Pour pouvoir donner aux terrains compressibles un certain degré de résistance, on y enfonce, de distance en distance, dans les tranchées de fouille, un pieu en bois, qu’on retire aussitôt pour remplir l’alvéole qu’il laisse avec du béton fortement pilonné au fur et à mesure de la pose. On fait autant de ces pieux en béton que cela est nécessaire pour rendre le sol résistant, puis on recouvre ce sol d’une couche de béton bien pilonnée.
Le pieu qu’on enfonce doit avoir de 1 mètre à 1m,60 de longueur, et de 0m,18 à 0m,25 de diamètre à la partie supérieure; sa tête doit être garnie d’une frette en fer, pour résister au choc du mouton ou du maillet, et il est percé d’un trou dans lequel on passe une pince ou une barre de fer, qui sert, pendant le battage, à remuer et à tourner le pieu au fur et à mesure qu’on l’enfonce, de manière à lisser les parois de l’alvéole et à leur donner une certaine consistance, qui permet la pose du béton sans qu’elles s’éboulent; ce mouvement imprimé au pieu le rend facile à retirer quand il est entièrement enfoncé.
On conçoit que, sur un sol consolidé par des pieux en béton, on peut encore faire usage d’une plate-forme en bois pour bien répartir la pression; mais le plus souvent on emploie une couche de béton assez forte pour qu’elle ne puisse se briser.
Il n’y a pas de difficulté, comme on voit, dans l’emploi du béton à sec; mais il n’en est point ainsi quand il doit être utilisé dans l’eau. Quoique le cadre de cet ouvrage soit restreint, et qu’il ne doive pas entrer dans des détails qui ne se rapportent pas directement à la construction ordinaire, nous croyons cependant convenable de consacrer quelques paragraphes à l’emploi du béton dans l’eau. Un propriétaire peut avoir une construction à élever au bord d’un lac, d’un ruisseau ou d’un fleuve: il peut vouloir faire un pont dans son parc. Nous allons donc l’aider dans ses opérations et le mettre à même d’exécuter ses projets.

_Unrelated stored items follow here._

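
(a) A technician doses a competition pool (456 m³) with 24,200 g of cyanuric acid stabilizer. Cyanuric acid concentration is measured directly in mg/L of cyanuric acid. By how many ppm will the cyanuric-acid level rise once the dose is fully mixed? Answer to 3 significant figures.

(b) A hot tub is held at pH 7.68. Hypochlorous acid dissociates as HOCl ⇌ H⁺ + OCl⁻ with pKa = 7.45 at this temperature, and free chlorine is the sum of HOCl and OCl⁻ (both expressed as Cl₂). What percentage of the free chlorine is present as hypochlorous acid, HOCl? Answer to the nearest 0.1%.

(a) 53.1 ppm; (b) 37.1%

(a) Volume: 456 m³ = 456,000 L.
(a) Rise: 24,200 g / 456,000 L × 1000 = 53.07 mg/L.

(b) [OCl⁻]/[HOCl] = 10^(pH − pKa) = 10^(7.68 − 7.45) = 10^0.23 = 1.698.
(b) Fraction as HOCl = 1 / (1 + 1.698) = 0.3706.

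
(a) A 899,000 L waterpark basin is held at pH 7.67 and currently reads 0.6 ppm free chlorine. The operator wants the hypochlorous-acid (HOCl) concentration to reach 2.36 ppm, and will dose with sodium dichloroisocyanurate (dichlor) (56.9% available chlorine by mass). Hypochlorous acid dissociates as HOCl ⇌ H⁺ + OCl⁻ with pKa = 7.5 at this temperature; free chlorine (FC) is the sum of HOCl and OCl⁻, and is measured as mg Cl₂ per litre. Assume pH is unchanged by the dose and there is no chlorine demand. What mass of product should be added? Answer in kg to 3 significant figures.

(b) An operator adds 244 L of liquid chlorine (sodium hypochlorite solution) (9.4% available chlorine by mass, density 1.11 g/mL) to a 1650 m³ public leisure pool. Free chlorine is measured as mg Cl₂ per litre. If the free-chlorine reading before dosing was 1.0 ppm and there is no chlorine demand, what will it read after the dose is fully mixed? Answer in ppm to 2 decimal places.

(a) 8.30 kg; (b) 16.43 ppm

(a) [OCl⁻]/[HOCl] = 10^(pH − pKa) = 10^(7.67 − 7.5) = 1.479; fraction as HOCl = 1/(1 + 1.479) = 0.4034.
(a) Free chlorine required for 2.36 ppm HOCl: 2.36 / 0.4034 = 5.851 ppm.
(a) FC to add: 5.851 − 0.6 = 5.251 mg/L as Cl₂.
(a) Cl₂ equivalent: 5.251 mg/L × 899,000 L = 4720 g.
(a) Product at 56.9% available Cl: 4720 / 0.569 = 8296 g.

(b) Volume: 1650 m³ = 1,650,000 L.
(b) Mass of solution: 244 L × 1000 mL/L × 1.11 g/mL = 270,800 g.
(b) Available chlorine delivered: 270,800 g × 0.094 = 25,460 g as Cl₂.
(b) Concentration rise: 25,460 g / 1,650,000 L = 15.43 mg/L = 15.43 ppm.
(b) Final FC: 1.0 + 15.43 = 16.43 ppm.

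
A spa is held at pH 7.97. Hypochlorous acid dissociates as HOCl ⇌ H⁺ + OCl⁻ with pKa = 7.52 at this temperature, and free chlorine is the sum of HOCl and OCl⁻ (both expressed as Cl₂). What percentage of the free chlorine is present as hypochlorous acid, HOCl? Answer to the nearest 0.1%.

26.2%

[OCl⁻]/[HOCl] = 10^(pH − pKa) = 10^(7.97 − 7.52) = 10^0.45 = 2.818.
Fraction as HOCl = 1 / (1 + 2.818) = 0.2619.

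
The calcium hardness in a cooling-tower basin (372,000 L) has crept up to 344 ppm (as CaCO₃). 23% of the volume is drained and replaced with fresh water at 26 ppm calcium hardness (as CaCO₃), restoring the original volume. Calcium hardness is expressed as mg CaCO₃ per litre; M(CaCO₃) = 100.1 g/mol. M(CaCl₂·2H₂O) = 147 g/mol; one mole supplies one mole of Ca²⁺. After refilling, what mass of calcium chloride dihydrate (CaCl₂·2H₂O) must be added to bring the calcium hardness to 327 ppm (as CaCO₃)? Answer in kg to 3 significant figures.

After draining 23% and refilling: 344 × 0.77 + 26 × 0.23 = 270.86 ppm.
Deficit to target: 327 − 270.86 = 56.14 mg/L.
As CaCO₃: 56.14 mg/L × 372,000 L = 20,880 g; ÷ 100.1 = 208.6 mol Ca²⁺.
Mass: 208.6 × 147 = 30,670 g.

30.7 kg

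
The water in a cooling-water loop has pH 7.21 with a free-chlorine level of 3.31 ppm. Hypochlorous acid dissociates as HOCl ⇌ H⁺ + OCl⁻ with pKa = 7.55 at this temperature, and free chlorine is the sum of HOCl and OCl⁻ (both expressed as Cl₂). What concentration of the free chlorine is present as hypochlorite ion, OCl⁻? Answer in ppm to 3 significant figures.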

L’immersion du béton en eau profonde présente généralement assez de difficultés. Pour des profondeurs d’eau qui ne dépassent pas de 1m,50 à 2 mètres, on adopte généralement le coulage au talus, qui consiste à descendre d’abord, au moyen d’une coulotte et d’une caisse en planches, une certaine quantité de béton pour former un talus naturel, jusqu’au niveau de l’eau. On fait ensuite progresser ce talus, en posant le béton hors de l’eau sur la crète de ce talus, comme s’il s’agissait d’un remblai. De temps à autre on facilite le glissement au moyen de la pelle. Le béton chasse devant lui la laitance, qu’on a soin d’enlever, au fur et à mesure qu’elle se forme, au moyen de la drague à main ou de pompes. Le coulage au talus est fréquemment employé pour les massifs de radiers ou de fondations de ponts, quand la profondeur d’eau ne passe pas 2 mètres.
Quand la profondeur d’eau excède 2 mètres, le coulage du béton se fait au moyen d’une trémie, ou mieux avec des caisses prismatiques ou demi-cylindriques que l’on descend au fond de l’eau où on les vide, soit en les basculant, soit en ouvrant une soupape. La caisse demi-cylindrique présente sur les autres l’avantage de diminuer les remaniements du béton sous l’eau, et de le maintenir autant que possible à sa consistance première, en réduisant son délayement et la formation de la laitance.
La laitance (chaux détrempée) se produit toujours en plus ou moins grande quantité, suivant les précautions apportées à l’immersion; elle est formée en grande partie par la chaux délayée, mais aussi par la vase qni s’est déposée sur le fond après le dragage, et qui se soulève quand on coule le béton. C’est afin de remplacer la chaux qui s’échappe sous forme de laitance, qu’on en force un peu la dose dans le mortier employé à la fabrication du béton destiné à être coulé.
Quand le béton est coulé dans une enceinte non fermée, la laitance est entraînée naturellement par l’eau s’il existe un petit courant; mais si, au contraire, l’enceinte est bien close, l’eau ne peut se renouveler, et la laitance se dépose en si grande quantité qu’il devient nécessaire de l’enlever.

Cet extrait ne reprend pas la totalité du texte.